JavaScript: JSON.stringify

JavaScript's JSON.stringify is the hardest for deterministic output because it lacks a built-in sort keys option. Object key order is usually insertion order, but this isn't guaranteed to be alphabetical.

Approach:

  • Sort Object Keys: Before calling JSON.stringify, recursively sort all object keys alphabetically
  • Compact Output: Call JSON.stringify without the space argument
  • Special Values: Use replacer function to convert NaN and Infinity to null

Example (JavaScript):

/**
 * Sorts object keys alphabetically.
 * This is crucial for deterministic JSON.stringify in JavaScript.
 */
function sortObjectKeys(obj) {
    if (typeof obj !== 'object' || obj === null) {
        return obj;
    }
    if (Array.isArray(obj)) {
        return obj.map(sortObjectKeys);
    }
    // Sort object keys and create new object
    return Object.keys(obj).sort().reduce((result, key) => {
        result[key] = sortObjectKeys(obj[key]);
        return result;
    }, {});
}

// Example app-compose.json data
const composeData = {
    text: "你好世界",
    id: "c73a3a4e-ce71-4c12-a1b7-78be1a2e48e0",
    b_number: 123,
    a_status: true,
    z_items: [3, 1, 2],
    nested: {
        gamma: 3.14,
        alpha: "first"
    },
    special_value: NaN
};

// Step 1: Sort object keys
const sortedData = sortObjectKeys(composeData);

// Step 2: Generate deterministic JSON for compose hash
const deterministicJson = JSON.stringify(sortedData, (key, value) => {
    // Convert NaN and Infinity to null
    if (typeof value === 'number' && (isNaN(value) || !isFinite(value))) {
        return null;
    }
    return value;
});

console.log("Deterministic JSON:", deterministicJson);
// This JSON string can now be used to generate a compose hash

Language Comparison

Here's how each language handles deterministic JSON serialization for compose hash generation:

Feature Go encoding/json Python json.dumps JavaScript JSON.stringify
Key Order Structs by definition order; maps need custom MarshalJSON Not guaranteed; must set sort_keys=True Not guaranteed; must sort keys manually
Whitespace Compact by default Has spaces by default; must set separators=(',', ':') Has indentation by default; must omit space argument
NaN/Inf Serializes to null by default Defaults to JS equivalent; must set allow_nan=False Serializes to null by default; use replacer function
Non-ASCII Outputs UTF-8 by default Defaults to escaped; must set ensure_ascii=False Outputs UTF-8 by default
Custom Types Use json.Marshaler interface Use default parameter Use replacer function

Summary

Getting deterministic JSON serialization across different languages for compose hash generation isn't the default behavior.
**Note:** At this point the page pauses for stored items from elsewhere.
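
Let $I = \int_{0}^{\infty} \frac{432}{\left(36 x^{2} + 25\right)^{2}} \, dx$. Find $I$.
$\frac{18 \pi}{125}$

Begin with the known result
$$J(a) = \int_{0}^{\infty} \frac{1}{3 \left(a^{2} + x^{2}\right)} \, dx = \frac{\pi}{6 a}.$$

Differentiating under the integral sign with respect to $a$,
$$\frac{dJ}{da} = \int_{0}^{\infty} - \frac{2 a}{3 \left(a^{2} + x^{2}\right)^{2}} \, dx = - \frac{\pi}{6 a^{2}},$$
so $\int_{0}^{\infty} \frac{1}{3 \left(a^{2} + x^{2}\right)^{2}} \, dx = \frac{\pi}{12 a^{3}}$.

Setting $a = \frac{5}{6}$:
$$I = \frac{18 \pi}{125}.$$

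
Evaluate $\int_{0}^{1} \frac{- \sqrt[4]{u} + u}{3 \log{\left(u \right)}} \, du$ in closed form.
$- \frac{\log{\left(5 \right)}}{3} + \log{\left(2 \right)}$

Replace the exponent $\frac{1}{4}$ by a parameter $a$: let $I(a) = \int_{0}^{1} \frac{u - u^{a}}{3 \log{\left(u \right)}} \, du$.

Since $\dfrac{\partial}{\partial a}\,u^{a} = u^{a} \ln u$, the $\ln u$ in the denominator cancels and
$$\frac{dI}{da} = \int_{0}^{1} - \frac{1}{3} u^{a} \, du = - \frac{1}{3} \left[\frac{u^{a+1}}{a+1}\right]_0^1 = - \frac{1}{3 a + 3}.$$

Integrating with respect to $a$ gives $I(a) = - \frac{\log{\left(a + 1 \right)}}{3} + \frac{\log{\left(2 \right)}}{3} + C$.

At $a = 1$ the integrand is identically $0$, so $I(1) = 0$. The closed form gives $0$, hence $C = 0$.

Setting $a = \frac{1}{4}$:
$$I = - \frac{\log{\left(5 \right)}}{3} + \log{\left(2 \right)}.$$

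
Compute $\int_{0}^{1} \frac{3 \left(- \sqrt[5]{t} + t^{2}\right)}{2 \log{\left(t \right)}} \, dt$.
$\log{\left(\frac{5 \sqrt{10}}{4} \right)}$

Introduce a parameter $a$ in the exponent: let $I(a) = \int_{0}^{1} \frac{3 \left(t^{2} - t^{a}\right)}{2 \log{\left(t \right)}} \, dt$.

Since $\dfrac{\partial}{\partial a}\,t^{a} = t^{a} \ln t$, the $\ln t$ in the denominator cancels and
$$\frac{dI}{da} = \int_{0}^{1} - \frac{3}{2} t^{a} \, dt = - \frac{3}{2} \left[\frac{t^{a+1}}{a+1}\right]_0^1 = - \frac{3}{2 a + 2}.$$

Integrating with respect to $a$ gives $I(a) = - \frac{3 \log{\left(a + 1 \right)}}{2} + \frac{3 \log{\left(3 \right)}}{2} + C$.

At $a = 2$ the integrand is identically $0$, so $I(2) = 0$. The closed form gives $0$, hence $C = 0$.

Setting $a = \frac{1}{5}$:
$$I = \log{\left(\frac{5 \sqrt{10}}{4} \right)}.$$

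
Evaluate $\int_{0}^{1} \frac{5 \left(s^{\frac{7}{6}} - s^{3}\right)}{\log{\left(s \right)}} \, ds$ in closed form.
$\log{\left(\frac{371293}{7962624} \right)}$

Replace the exponent $\frac{7}{6}$ by a parameter $a$: let $I(a) = \int_{0}^{1} \frac{5 \left(- s^{3} + s^{a}\right)}{\log{\left(s \right)}} \, ds$.

Since $\dfrac{\partial}{\partial a}\,s^{a} = s^{a} \ln s$, the $\ln s$ in the denominator cancels and
$$\frac{dI}{da} = \int_{0}^{1} 5 s^{a} \, ds = 5 \left[\frac{s^{a+1}}{a+1}\right]_0^1 = \frac{5}{a + 1}.$$

Integrating with respect to $a$ gives $I(a) = \log{\left(\frac{\left(a + 1\right)^{5}}{1024} \right)} + C$.

At $a = 3$ the integrand is identically $0$, so $I(3) = 0$. The closed form gives $0$, hence $C = 0$.

Setting $a = \frac{7}{6}$:
$$I = \log{\left(\frac{371293}{7962624} \right)}.$$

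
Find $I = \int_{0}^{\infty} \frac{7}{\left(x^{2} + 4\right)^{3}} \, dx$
$\frac{21 \pi}{512}$

Recall the elementary integral
$$J(a) = \int_{0}^{\infty} \frac{7}{a^{2} + x^{2}} \, dx = \frac{7 \pi}{2 a}.$$

Differentiating under the integral sign with respect to $a$,
$$\frac{dJ}{da} = \int_{0}^{\infty} - \frac{14 a}{\left(a^{2} + x^{2}\right)^{2}} \, dx = - \frac{7 \pi}{2 a^{2}},$$
so $\int_{0}^{\infty} \frac{7}{\left(a^{2} + x^{2}\right)^{2}} \, dx = \frac{7 \pi}{4 a^{3}}$.

Repeating — each differentiation of $1/(x^2+a^2)^j$ produces $-2ja/(x^2+a^2)^{j+1}$ — and dividing through by $-2ja$ at each step yields, after $2$ differentiations in total,
$$\int_{0}^{\infty} \frac{7}{\left(a^{2} + x^{2}\right)^{3}} \, dx = \frac{21 \pi}{16 a^{5}}.$$

Setting $a = 2$:
$$I = \frac{21 \pi}{512}.$$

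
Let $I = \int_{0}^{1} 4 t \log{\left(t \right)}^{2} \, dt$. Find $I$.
$1$

Consider the simpler parametrised integral
$$J(a) = \int_{0}^{1} 4 t^{a} \, dt = \frac{4}{a + 1}.$$

Differentiating under the integral sign brings down a factor of $\ln t$:
$$\frac{dJ}{da} = \int_{0}^{1} 4 t^{a} \log{\left(t \right)} \, dt = - \frac{4}{\left(a + 1\right)^{2}}.$$

Repeating twice in total — each differentiation brings down another $\ln t$ — gives
$$\frac{d^{2}J}{da^{2}} = \int_{0}^{1} 4 t^{a} \log{\left(t \right)}^{2} \, dt = \frac{8}{\left(a + 1\right)^{3}},$$
and the integrand here is exactly the target integrand, so $I = \frac{8}{\left(a + 1\right)^{3}}$.

Setting $a = 1$:
$$I = 1.$$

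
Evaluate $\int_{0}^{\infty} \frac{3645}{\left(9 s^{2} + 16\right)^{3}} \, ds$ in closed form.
$\frac{3645 \pi}{16384}$

Recall the elementary integral
$$J(a) = \int_{0}^{\infty} \frac{5}{a^{2} + s^{2}} \, ds = \frac{5 \pi}{2 a}.$$

Differentiating under the integral sign with respect to $a$,
$$\frac{dJ}{da} = \int_{0}^{\infty} - \frac{10 a}{\left(a^{2} + s^{2}\right)^{2}} \, ds = - \frac{5 \pi}{2 a^{2}},$$
so $\int_{0}^{\infty} \frac{5}{\left(a^{2} + s^{2}\right)^{2}} \, ds = \frac{5 \pi}{4 a^{3}}$.

Repeating — each differentiation of $1/(s^2+a^2)^j$ produces $-2ja/(s^2+a^2)^{j+1}$ — and dividing through by $-2ja$ at each step yields, after $2$ differentiations in total,
$$\int_{0}^{\infty} \frac{5}{\left(a^{2} + s^{2}\right)^{3}} \, ds = \frac{15 \pi}{16 a^{5}}.$$

Setting $a = \frac{4}{3}$:
$$I = \frac{3645 \pi}{16384}.$$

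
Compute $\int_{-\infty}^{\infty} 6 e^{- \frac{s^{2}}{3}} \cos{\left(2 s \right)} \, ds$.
$\frac{6 \sqrt{3} \sqrt{\pi}}{e^{3}}$

Define $I(b) = \int_{-\infty}^{\infty} 6 e^{- \frac{s^{2}}{3}} \cos{\left(b s \right)} \, ds$.

Differentiating under the integral sign,
$$I'(b) = \int_{-\infty}^{\infty} - 6 s e^{- \frac{s^{2}}{3}} \sin{\left(b s \right)} \, ds.$$

Integrate $\int_{-\infty}^{\infty} s \sin(b s)\, e^{- \frac{s^{2}}{3}}\, ds$ by parts with $u = \sin(b s)$ and $dv = s\, e^{- \frac{s^{2}}{3}}\, ds$, giving $v = - \frac{3 e^{- \frac{s^{2}}{3}}}{2}$. The boundary term vanishes and
$$\int_{-\infty}^{\infty} s \sin(b s)\, e^{- \frac{s^{2}}{3}}\, ds = \frac{3 b}{2} \int_{-\infty}^{\infty} \cos(b s)\, e^{- \frac{s^{2}}{3}}\, ds,$$
so $I'(b) = - \frac{3 b}{2}\, I(b)$.

This is a separable first-order ODE; solving with the initial condition $I(0) = \int_{-\infty}^{\infty} 6 e^{- \frac{s^{2}}{3}}\,ds = 6 \sqrt{3} \sqrt{\pi}$ gives
$$I(b) = 6 \sqrt{3} \sqrt{\pi} e^{- \frac{3 b^{2}}{4}}.$$

Setting $b = 2$:
$$I = \frac{6 \sqrt{3} \sqrt{\pi}}{e^{3}}.$$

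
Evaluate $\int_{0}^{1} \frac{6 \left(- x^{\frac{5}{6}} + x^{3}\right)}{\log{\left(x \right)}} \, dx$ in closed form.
$\log{\left(\frac{191102976}{1771561} \right)}$

Consider the one-parameter family: let $I(a) = \int_{0}^{1} \frac{6 \left(- x^{\frac{5}{6}} + x^{a}\right)}{\log{\left(x \right)}} \, dx$.

Since $\dfrac{\partial}{\partial a}\,x^{a} = x^{a} \ln x$, the $\ln x$ in the denominator cancels and
$$\frac{dI}{da} = \int_{0}^{1} 6 x^{a} \, dx = 6 \left[\frac{x^{a+1}}{a+1}\right]_0^1 = \frac{6}{a + 1}.$$

Integrating with respect to $a$ gives $I(a) = \log{\left(\frac{46656 \left(a + 1\right)^{6}}{1771561} \right)} + C$.

At $a = \frac{5}{6}$ the integrand is identically $0$, so $I(\frac{5}{6}) = 0$. The closed form gives $0$, hence $C = 0$.

Setting $a = 3$:
$$I = \log{\left(\frac{191102976}{1771561} \right)}.$$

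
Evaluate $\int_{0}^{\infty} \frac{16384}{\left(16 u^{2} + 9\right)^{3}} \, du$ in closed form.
$\frac{256 \pi}{81}$

Recall the elementary integral
$$J(a) = \int_{0}^{\infty} \frac{4}{a^{2} + u^{2}} \, du = \frac{2 \pi}{a}.$$

Differentiating under the integral sign with respect to $a$,
$$\frac{dJ}{da} = \int_{0}^{\infty} - \frac{8 a}{\left(a^{2} + u^{2}\right)^{2}} \, du = - \frac{2 \pi}{a^{2}},$$
so $\int_{0}^{\infty} \frac{4}{\left(a^{2} + u^{2}\right)^{2}} \, du = \frac{\pi}{a^{3}}$.

Repeating — each differentiation of $1/(u^2+a^2)^j$ produces $-2ja/(u^2+a^2)^{j+1}$ — and dividing through by $-2ja$ at each step yields, after $2$ differentiations in total,
$$\int_{0}^{\infty} \frac{4}{\left(a^{2} + u^{2}\right)^{3}} \, du = \frac{3 \pi}{4 a^{5}}.$$

Setting $a = \frac{3}{4}$:
$$I = \frac{256 \pi}{81}.$$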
It needs careful setup. Go works well with compact output and special value handling, but needs custom key sorting for maps. Python and JavaScript both need explicit setup for key sorting and compact output. JavaScript notably requires manual recursive sorting of object keys.

By following these recommendations, dstack can ensure that the same app-compose.json file produces the same SHA256 compose hash across all its Go, Python, and JavaScript components. This provides a reliable foundation for the project's distributed architecture and change detection system.